Posy or Posey or Posie is an English given name derived from the English term for a small flower bouquet. A posy is also a word for a single flower. It can also be derived from an English nickname, sometimes used independently, for a formal name such as Josephine. The name came into use along with other botanical names for girls in the 1800s. It has also been associated with poesy, referring to a collection of verses. A posie ring is a gold ring with a meaningful verse on its surface. They were exchanged by lovers as a symbol of commitment from the 1500s.

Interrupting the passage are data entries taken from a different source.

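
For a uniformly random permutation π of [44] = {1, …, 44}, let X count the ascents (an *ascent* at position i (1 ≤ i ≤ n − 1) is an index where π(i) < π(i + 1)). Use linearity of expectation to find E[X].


Write X = Σ X_I over i = 1, …, 43, with X_I the indicator of one ascent.
There are 43 indicators.
For each fixed i, the pair (π(i), π(i+1)) is a uniformly random ordered pair of distinct values from {1, …, 44}; by symmetry P[π(i) < π(i+1)] = 1/2.
By linearity: E[X] = 43 · (1/2) = (44 − 1) · (1/2) = 43/2 ≈ 21.5000.

E[X] = 43/2 = 21.5000.


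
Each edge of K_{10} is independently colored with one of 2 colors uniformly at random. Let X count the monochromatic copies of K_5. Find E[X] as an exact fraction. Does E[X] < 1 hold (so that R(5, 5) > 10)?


E[X] = C(10, 5) · 2^{1 − 10} = 252 · 2^{−9} = 252/512.
As a reduced fraction: E[X] = 63/128 ≈ 0.49219.
Is E[X] < 1? YES.
Since E[X] < 1, there exists a 2-coloring of K_{10} with no monochromatic K_5; hence R(5, 5) > 10.

E[X] = 63/128 ≈ 0.49219; E[X] < 1, so R(5, 5) > 10.


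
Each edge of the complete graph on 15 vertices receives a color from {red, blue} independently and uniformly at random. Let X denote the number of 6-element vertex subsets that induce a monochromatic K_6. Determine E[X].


Let X = Σ_S X_S over the C(15, 6) = 5005 subsets S of size 6, where X_S = 1 if the K_6 on S is monochromatic.
For a fixed S, the K_6 on S has C(6, 2) = 15 edges. P[all 15 edges red] = (1/2)^15, and likewise for blue, so P[monochromatic] = 2·(1/2)^15 = 2^{1 − 15} = 1/16384.
By linearity of expectation: E[X] = C(15, 6) · 2^{1 − 15} = 5005 · 1/16384 = 5005/16384.
Numerically: E[X] ≈ 0.305.

E[X] = C(15,6)·2^(1−C(6,2)) = 5005/16384 ≈ 0.305.


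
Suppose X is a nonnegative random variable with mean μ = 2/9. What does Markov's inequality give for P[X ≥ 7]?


μ = E[X] = 2/9, a = 7.
Markov: P[X ≥ 7] ≤ μ/a = (2/9)/7 = 2/63.
Numerically: ≈ 0.03175.
(Since a = 7 > μ = 0.22222, the bound 2/63 is < 1 and informative.)

P[X ≥ 7] ≤ 2/63 ≈ 0.03175.


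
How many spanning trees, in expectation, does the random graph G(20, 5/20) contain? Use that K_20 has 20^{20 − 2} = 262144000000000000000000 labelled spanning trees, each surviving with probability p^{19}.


K_20 has 20^{20 − 2} = 262144000000000000000000 labelled spanning trees.
For each such spanning tree H, let X_H = 1 if all 19 edges of H are present in G. Then P[X_H = 1] = p^{19} = (1/4)^{19} = 1/274877906944.
By linearity: E[X] = Σ_H E[X_H] = 262144000000000000000000 · p^{19} = 262144000000000000000000 · 1/274877906944 = 3814697265625/4.
Numerically: E[X] ≈ 9.54e+11.

E[X] = 262144000000000000000000 · (1/4)^{19} = 3814697265625/4 ≈ 9.54e+11.


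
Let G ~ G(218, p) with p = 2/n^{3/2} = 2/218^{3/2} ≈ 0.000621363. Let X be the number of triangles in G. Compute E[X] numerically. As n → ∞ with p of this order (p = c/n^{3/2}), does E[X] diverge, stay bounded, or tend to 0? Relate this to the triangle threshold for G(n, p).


Number of potential triangles: C(218, 3) = 1703016.
Each occurs with probability p³ ≈ (0.000621363)³ ≈ 2.39903048e-10.
By linearity: E[X] = C(218, 3)·p³ ≈ 1703016 · 2.39903048e-10 ≈ 0.000409.
Since α = 3/2 > 1, p = c/n^{3/2} = o(1/n) is below the triangle threshold p ~ 1/n. Asymptotically E[X] ~ (c³/6)·n^{3(1−α)} = (2³/6)·n^{-1.5} → 0, so by Markov's inequality G has no triangles w.h.p.

E[X] ≈ 0.000409; in regime p = Θ(1/n^{3/2}) E[X] tends to 0 (below the triangle threshold p ~ 1/n).


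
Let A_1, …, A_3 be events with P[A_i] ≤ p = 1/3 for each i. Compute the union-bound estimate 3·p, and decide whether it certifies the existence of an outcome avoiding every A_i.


Union bound: P[∪_{i=1}^{3} A_i] ≤ Σ_i P[A_i] ≤ 3·p = 3·(1/3) = 1.
Numerically: 1 ≈ 1.00000.
Is 1 < 1? NO.
Since the bound 1 is ≥ 1, the union bound is uninformative here; it does NOT by itself certify existence.

3·p = 1 ≈ 1.00000; existence NOT certified by the union bound.


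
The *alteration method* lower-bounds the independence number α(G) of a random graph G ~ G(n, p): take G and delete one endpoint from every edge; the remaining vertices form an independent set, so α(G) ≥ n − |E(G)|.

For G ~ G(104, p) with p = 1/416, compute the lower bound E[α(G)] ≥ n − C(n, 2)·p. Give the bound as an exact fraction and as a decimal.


E[|E(G)|] = C(104, 2)·p = 5356 · (1/416) = 103/8.
E[α(G)] ≥ n − E[|E(G)|] = 104 − 103/8 = 729/8.
Numerically: ≈ 91.12500.
(This is only a lower bound; the true E[α(G)] may be larger.)

E[α(G)] ≥ 729/8 ≈ 91.12500.


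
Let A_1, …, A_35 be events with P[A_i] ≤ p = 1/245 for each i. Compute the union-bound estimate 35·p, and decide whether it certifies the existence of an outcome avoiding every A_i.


Union bound: P[∪_{i=1}^{35} A_i] ≤ Σ_i P[A_i] ≤ 35·p = 35·(1/245) = 1/7.
Numerically: 1/7 ≈ 0.143.
Is 1/7 < 1? YES.
Since P[∪ A_i] ≤ 1/7 < 1, the complement has P[∩ A_i^c] ≥ 1 − 1/7 = 6/7 > 0, so some outcome avoids every A_i.

35·p = 1/7 ≈ 0.143; existence CERTIFIED by the union bound.


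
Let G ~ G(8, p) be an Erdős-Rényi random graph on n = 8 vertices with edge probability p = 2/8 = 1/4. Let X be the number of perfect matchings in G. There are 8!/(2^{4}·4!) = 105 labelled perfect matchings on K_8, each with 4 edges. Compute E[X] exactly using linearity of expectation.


K_8 has 8!/(2^{4}·4!) = 105 labelled perfect matchings.
For each such perfect matching H, let X_H = 1 if all 4 edges of H are present in G. Then P[X_H = 1] = p^{4} = (1/4)^{4} = 1/256.
By linearity of expectation: E[X] = Σ_H E[X_H] = 105 · p^{4} = 105 · 1/256 = 105/256.
Numerically: E[X] ≈ 0.41016.

E[X] = 105 · (1/4)^{4} = 105/256 ≈ 0.41016.


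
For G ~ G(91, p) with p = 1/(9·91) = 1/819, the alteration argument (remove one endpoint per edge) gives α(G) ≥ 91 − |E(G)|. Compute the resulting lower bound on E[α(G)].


E[|E(G)|] = C(91, 2)·p = 4095 · (1/819) = 5.
E[α(G)] ≥ n − E[|E(G)|] = 91 − 5 = 86.
Numerically: ≈ 86.000.
(This is only a lower bound; the true E[α(G)] may be larger.)

E[α(G)] ≥ 86 ≈ 86.000.


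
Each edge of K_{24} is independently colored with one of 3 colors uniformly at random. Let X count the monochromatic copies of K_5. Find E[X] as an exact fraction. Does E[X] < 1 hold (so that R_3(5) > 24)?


E[X] = C(24, 5) · 3^{1 − 10} = 42504 · 3^{−9} = 42504/19683.
As a reduced fraction: E[X] = 14168/6561 ≈ 2.1594269.
Is E[X] < 1? NO.
Since E[X] ≥ 1, the first-moment bound is inconclusive at n = 24; it does NOT by itself certify R_3(5) > 24.

E[X] = 14168/6561 ≈ 2.1594269; E[X] ≥ 1; first-moment method inconclusive here.


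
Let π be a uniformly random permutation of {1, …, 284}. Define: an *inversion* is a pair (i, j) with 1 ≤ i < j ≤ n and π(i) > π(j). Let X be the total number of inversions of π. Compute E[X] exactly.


Write X = Σ X_I over the C(284, 2) = 40186 pairs i < j, with X_I the indicator of one inversion.
There are 40186 indicators.
For each fixed pair i < j, the values π(i) and π(j) are two distinct elements of {1, …, 284} in uniformly random order; by symmetry P[π(i) > π(j)] = 1/2.
By linearity: E[X] = 40186 · (1/2) = C(284, 2) · (1/2) = 40186/2 = 20093 ≈ 20093.000000.

E[X] = 20093 = 20093.000000.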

Other spelling variants in use include Posee and Posi.

Posey is also a surname with various possible English, French, and German etymological origins.

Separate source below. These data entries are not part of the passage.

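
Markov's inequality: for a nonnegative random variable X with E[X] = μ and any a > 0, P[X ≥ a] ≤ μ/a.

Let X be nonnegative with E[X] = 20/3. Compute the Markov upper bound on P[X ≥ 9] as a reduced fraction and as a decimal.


μ = E[X] = 20/3, a = 9.
Markov: P[X ≥ 9] ≤ μ/a = (20/3)/9 = 20/27.
Numerically: ≈ 0.74074.
(Since a = 9 > μ = 6.66667, the bound 20/27 is < 1 and informative.)

P[X ≥ 9] ≤ 20/27 ≈ 0.74074.


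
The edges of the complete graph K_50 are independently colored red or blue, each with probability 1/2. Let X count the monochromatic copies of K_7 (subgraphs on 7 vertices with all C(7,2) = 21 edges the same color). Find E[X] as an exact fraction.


Let X = Σ_S X_S over the C(50, 7) = 99884400 subsets S of size 7, where X_S = 1 if the K_7 on S is monochromatic.
For a fixed S, the K_7 on S has C(7, 2) = 21 edges. P[all 21 edges red] = (1/2)^21, and likewise for blue, so P[monochromatic] = 2·(1/2)^21 = 2^{1 − 21} = 1/1048576.
By linearity: E[X] = C(50, 7) · 2^{1 − 21} = 99884400 · 1/1048576 = 6242775/65536.
Numerically: E[X] ≈ 95.257.

E[X] = C(50,7)·2^(1−C(7,2)) = 6242775/65536 ≈ 95.257.


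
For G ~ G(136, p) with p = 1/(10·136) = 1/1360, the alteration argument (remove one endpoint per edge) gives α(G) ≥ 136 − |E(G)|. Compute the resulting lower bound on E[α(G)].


E[|E(G)|] = C(136, 2)·p = 9180 · (1/1360) = 27/4.
E[α(G)] ≥ n − E[|E(G)|] = 136 − 27/4 = 517/4.
Numerically: ≈ 129.2500.
(This is only a lower bound; the true E[α(G)] may be larger.)

E[α(G)] ≥ 517/4 ≈ 129.2500.


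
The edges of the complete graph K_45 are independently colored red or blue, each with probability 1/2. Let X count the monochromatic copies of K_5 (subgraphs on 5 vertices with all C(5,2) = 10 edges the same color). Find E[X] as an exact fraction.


Let X = Σ_S X_S over the C(45, 5) = 1221759 subsets S of size 5, where X_S = 1 if the K_5 on S is monochromatic.
For a fixed S, the K_5 on S has C(5, 2) = 10 edges. P[all 10 edges red] = (1/2)^10, and likewise for blue, so P[monochromatic] = 2·(1/2)^10 = 2^{1 − 10} = 1/512.
Summing: E[X] = C(45, 5) · 2^{1 − 10} = 1221759 · 1/512 = 1221759/512.
Numerically: E[X] ≈ 2386.24805.

E[X] = C(45,5)·2^(1−C(5,2)) = 1221759/512 ≈ 2386.24805.


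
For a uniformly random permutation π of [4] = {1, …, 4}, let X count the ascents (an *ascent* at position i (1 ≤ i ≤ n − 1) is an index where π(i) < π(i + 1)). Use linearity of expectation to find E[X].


Write X = Σ X_I over i = 1, …, 3, with X_I the indicator of one ascent.
There are 3 indicators.
For each fixed i, the pair (π(i), π(i+1)) is a uniformly random ordered pair of distinct values from {1, …, 4}; by symmetry P[π(i) < π(i+1)] = 1/2.
By linearity: E[X] = 3 · (1/2) = (4 − 1) · (1/2) = 3/2 ≈ 1.500000.

E[X] = 3/2 = 1.500000.


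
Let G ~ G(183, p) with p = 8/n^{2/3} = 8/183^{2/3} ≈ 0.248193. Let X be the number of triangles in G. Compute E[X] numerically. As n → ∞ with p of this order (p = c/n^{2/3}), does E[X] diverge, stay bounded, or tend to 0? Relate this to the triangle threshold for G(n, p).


Number of potential triangles: C(183, 3) = 1004731.
Each occurs with probability p³ ≈ (0.248193)³ ≈ 1.52886022e-02.
By linearity: E[X] = C(183, 3)·p³ ≈ 1004731 · 1.52886022e-02 ≈ 15360.932605.
Since α = 2/3 < 1, p = c/n^{2/3} ≫ 1/n is above the triangle threshold p ~ 1/n. Asymptotically E[X] ~ (c³/6)·n^{3(1−α)} = (8³/6)·n^{1} → ∞; triangles are abundant w.h.p.

E[X] ≈ 15360.932605; in regime p = Θ(1/n^{2/3}) E[X] diverges (above the triangle threshold p ~ 1/n).


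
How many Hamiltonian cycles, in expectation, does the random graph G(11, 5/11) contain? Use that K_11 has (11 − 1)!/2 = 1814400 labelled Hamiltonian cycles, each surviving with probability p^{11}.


K_11 has (11 − 1)!/2 = 1814400 labelled Hamiltonian cycles.
For each such Hamiltonian cycle H, let X_H = 1 if all 11 edges of H are present in G. Then P[X_H = 1] = p^{11} = (5/11)^{11} = 48828125/285311670611.
By linearity: E[X] = Σ_H E[X_H] = 1814400 · p^{11} = 1814400 · 48828125/285311670611 = 88593750000000/285311670611.
Numerically: E[X] ≈ 310.52.

E[X] = 1814400 · (5/11)^{11} = 88593750000000/285311670611 ≈ 310.52.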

Notable people and characters with the name include:

==Women==
- Posie Graeme-Evans, Australian novelist, television and film producer, editor, screenwriter and director.
- Kellie-Jay Keen-Minshull, also known as Posie Parker, British anti-transgender rights activist and founder of the group Standing for Women
- Posy Miller (died 2002), British actress
- Rosamund “Posy” Musgrave (born 1986), British former cross-country skier
- Posy Simmonds (born 1945), British newspaper cartoonist, writer and illustrator

==Men==
- Posey G. Lester (1850–1929), American politician
- Posey Rorer (1891–1936), American old-time fiddler

==Fictional characters==
- Posy Fossil, a character in the children's novel Ballet Shoes by Noel Streatfeild
- Posey, a character in BBC children's television programme The Flumps
- Posy Reilling, a character in the book series Bridgerton (novel series) and the Netflix show Bridgerton portrayed by Isabella Wei as Posy Li.